Real quick! What is squishy and has a twin and gets you free drinks at the bar when enough of their genetic makeup is showing?
That's right! Tits.
So, for this week's column, I have been working on this article for two weeks or so now because I figured I needed it to be perfected before I release it to the public. For my fellow vagina friends who read The Twisted Tornado, you will find this probably pretty insightful. To all my guy friends who read the blog, you pretty much just get another rambling story from me and a lot of REALLY NICE BOOBIE PICTURES!
It's a win/win for everybody!
My initial thought for how this came to be was the fact that all of my bras fall apart. Wires and shit go missing, lace rips and it just turns out to be a hot mess. I have realized that depending on what bra I wear, kinda tells what mood I'm in and how my day will go. Hence, I came up with Bra-strology. Pretty catchy name right?
SPORTS BRAS:
What your bra choice says about you: You like to keep your shit on lockdown. Much like the reason some men wear tighty-whiteys as opposed to boxers. They like their shit close to their body. That's what you get with this specific bra choice. You're sweater melons aren't going anywhere, Honey. Those things are held down to your chest, tighter than a background check to become airport security! It also says that you are not planning on getting laid in any way shape or form. Unless you are a gym slut.
You're Bra Horoscope: You won't get laid.
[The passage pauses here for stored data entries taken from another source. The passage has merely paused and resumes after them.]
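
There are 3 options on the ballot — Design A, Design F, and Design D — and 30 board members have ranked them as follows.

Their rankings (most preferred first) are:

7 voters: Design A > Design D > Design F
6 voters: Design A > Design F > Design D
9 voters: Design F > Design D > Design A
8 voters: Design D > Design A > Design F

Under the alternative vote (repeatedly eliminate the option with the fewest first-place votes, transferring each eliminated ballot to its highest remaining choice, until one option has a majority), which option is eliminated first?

Round 1: Design A 13, Design F 9, Design D 8. Design D has the fewest and is eliminated.
Round 2: Design A 21, Design F 9. Design A has a majority.

Design D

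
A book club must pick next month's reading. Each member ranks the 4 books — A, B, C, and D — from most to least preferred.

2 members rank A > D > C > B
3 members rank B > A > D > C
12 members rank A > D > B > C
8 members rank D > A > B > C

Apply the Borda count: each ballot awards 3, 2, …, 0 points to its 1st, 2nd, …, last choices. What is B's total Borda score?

Borda scores:
  A: 2·3 + 3·2 + 12·3 + 8·2 = 64
  B: 2·0 + 3·3 + 12·1 + 8·1 = 29
  C: 2·1 + 3·0 + 12·0 + 8·0 = 2
  D: 2·2 + 3·1 + 12·2 + 8·3 = 55

29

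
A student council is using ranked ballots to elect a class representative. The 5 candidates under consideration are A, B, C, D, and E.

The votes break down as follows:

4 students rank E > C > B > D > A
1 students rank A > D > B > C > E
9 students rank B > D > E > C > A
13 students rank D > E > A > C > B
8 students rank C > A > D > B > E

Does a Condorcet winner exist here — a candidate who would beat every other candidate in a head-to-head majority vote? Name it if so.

Head-to-head results (35 voters total):
A vs B: A wins 22–13.
A vs C: C wins 21–14.
A vs D: D wins 26–9.
A vs E: E wins 26–9.
B vs C: C wins 25–10.
B vs D: D wins 22–13.
B vs E: B wins 18–17.
C vs D: D wins 23–12.
C vs E: E wins 26–9.
D vs E: D wins 31–4.
D beats each rival — A (26–9), B (22–13), C (23–12), E (31–4) — so D is the Condorcet winner.

D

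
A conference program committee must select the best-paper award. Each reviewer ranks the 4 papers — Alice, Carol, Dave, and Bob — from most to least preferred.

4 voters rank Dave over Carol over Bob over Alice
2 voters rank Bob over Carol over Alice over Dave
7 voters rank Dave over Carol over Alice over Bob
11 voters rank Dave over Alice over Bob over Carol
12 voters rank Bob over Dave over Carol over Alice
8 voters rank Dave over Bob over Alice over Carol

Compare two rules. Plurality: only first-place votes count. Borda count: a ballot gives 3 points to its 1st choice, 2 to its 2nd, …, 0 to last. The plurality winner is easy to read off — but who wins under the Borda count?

Dave

Plurality first-place counts: Alice 0, Carol 0, Dave 30, Bob 14 → Dave.
Borda totals: Alice 39, Carol 38, Dave 114, Bob 73 → Dave.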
Again, if you are a chick who goes to the gym and pics up guys because you are a predatory sexual athlete, then YOU may get laid. But otherwise, you are just going to run around a lot and maybe kick some balls at some goals. Not exciting...
LACE BRA:
What your bra choice says about you: Look at the picture above. See that blond bitch that most girls look at and think to themselves, "Curse her beauty!" Well, deal with it because Victoria's Secret Barbie up above shines confidence. Why? Look at what she is wearing. Black and lace. Black and lace means one thing and in the lingerie world that means dirty, filthy, kinky, 50 Shades of Grey sex. If you step out of your house wearing a lace bra, you clearly are feeling pretty damn confident that day. You know that your chest trolls are perky and where they are supposed to be and you feel like Britney fucking Spears. Yep.
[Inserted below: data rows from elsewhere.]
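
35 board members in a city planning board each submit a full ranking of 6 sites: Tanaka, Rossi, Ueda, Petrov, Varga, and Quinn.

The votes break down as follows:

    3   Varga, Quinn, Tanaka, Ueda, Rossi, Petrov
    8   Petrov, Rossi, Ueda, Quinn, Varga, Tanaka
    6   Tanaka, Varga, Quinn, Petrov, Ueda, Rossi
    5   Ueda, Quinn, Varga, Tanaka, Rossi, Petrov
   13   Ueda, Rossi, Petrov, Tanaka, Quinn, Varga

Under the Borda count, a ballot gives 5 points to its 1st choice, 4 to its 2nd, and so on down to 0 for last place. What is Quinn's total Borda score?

Borda scores:
  Tanaka: 3·3 + 8·0 + 6·5 + 5·2 + 13·2 = 75
  Rossi: 3·1 + 8·4 + 6·0 + 5·1 + 13·4 = 92
  Ueda: 3·2 + 8·3 + 6·1 + 5·5 + 13·5 = 126
  Petrov: 3·0 + 8·5 + 6·2 + 5·0 + 13·3 = 91
  Varga: 3·5 + 8·1 + 6·4 + 5·3 + 13·0 = 62
  Quinn: 3·4 + 8·2 + 6·3 + 5·4 + 13·1 = 79

79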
Your Bra Horoscope: Okay, so I think it goes without saying that there is a good possibility that someone will be removing your lace bra that is not you. Maybe they will remove it with their teeth. Who knows? But no matter what happens, you will have a good day because someone will definitely have a smile on their face when you take your top off.
THE NERDY BRA
Your Bra Horoscope: If the person you are letting take off this said undergarments doesn't reconize the characters on your bra, time to ditch him.
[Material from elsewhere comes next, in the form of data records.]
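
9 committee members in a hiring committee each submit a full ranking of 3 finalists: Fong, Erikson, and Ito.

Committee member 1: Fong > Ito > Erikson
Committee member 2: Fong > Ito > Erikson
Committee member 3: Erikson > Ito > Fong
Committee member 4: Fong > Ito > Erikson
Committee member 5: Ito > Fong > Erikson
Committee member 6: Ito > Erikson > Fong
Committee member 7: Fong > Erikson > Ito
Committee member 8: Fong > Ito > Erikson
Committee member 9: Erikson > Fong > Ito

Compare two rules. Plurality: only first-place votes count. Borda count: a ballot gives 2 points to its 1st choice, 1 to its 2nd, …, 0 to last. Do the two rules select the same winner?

Plurality first-place counts: Fong 5, Erikson 2, Ito 2 → Fong.
Borda totals: Fong 12, Erikson 6, Ito 9 → Fong.
The two rules agree on Fong.

Yes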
THE BRA THAT SHOOTS STUFF LIKE FIRE AND COOL WHIP
What your bra says about you: You take risks and aren't afraid to have your hair catch on fire or attract a morbidly obese sexual predator who enjoys nipples that shoot out delicious sugary substances. Amen, Sister! Now, notice that Katy Perry is the face of this sub-section. That chick's tits are always shooting stuff out of them! Whipped cream, fireworks, Cheese in a can! If you actually are so crazy enough to buy a bra that projectiles some sort of substance, then you are some special woman!
Your Bra Horoscope: To avoid possible lawsuits due to malfunctioning cups, make sure people standing in front of your breasts are wearing proper eye protection.
THE BANDEAU
What your bra says about you: You must have mosquito bites for boobs because chicks like me who have DD's cannot wear the headband bra. I call it the "headband bra" because it seriously looks like this chick went and stretched out a headband and put it over her tits. It's a nipple slip waiting to happen.
Your Bra Horoscope: Be prepared to constantly have to life that headband bra up and readjust it all day.
So, that was part 1. Part 2 will come along soon and will honestly probably be a vlog. I think I've caused enough uncomfortably for one day.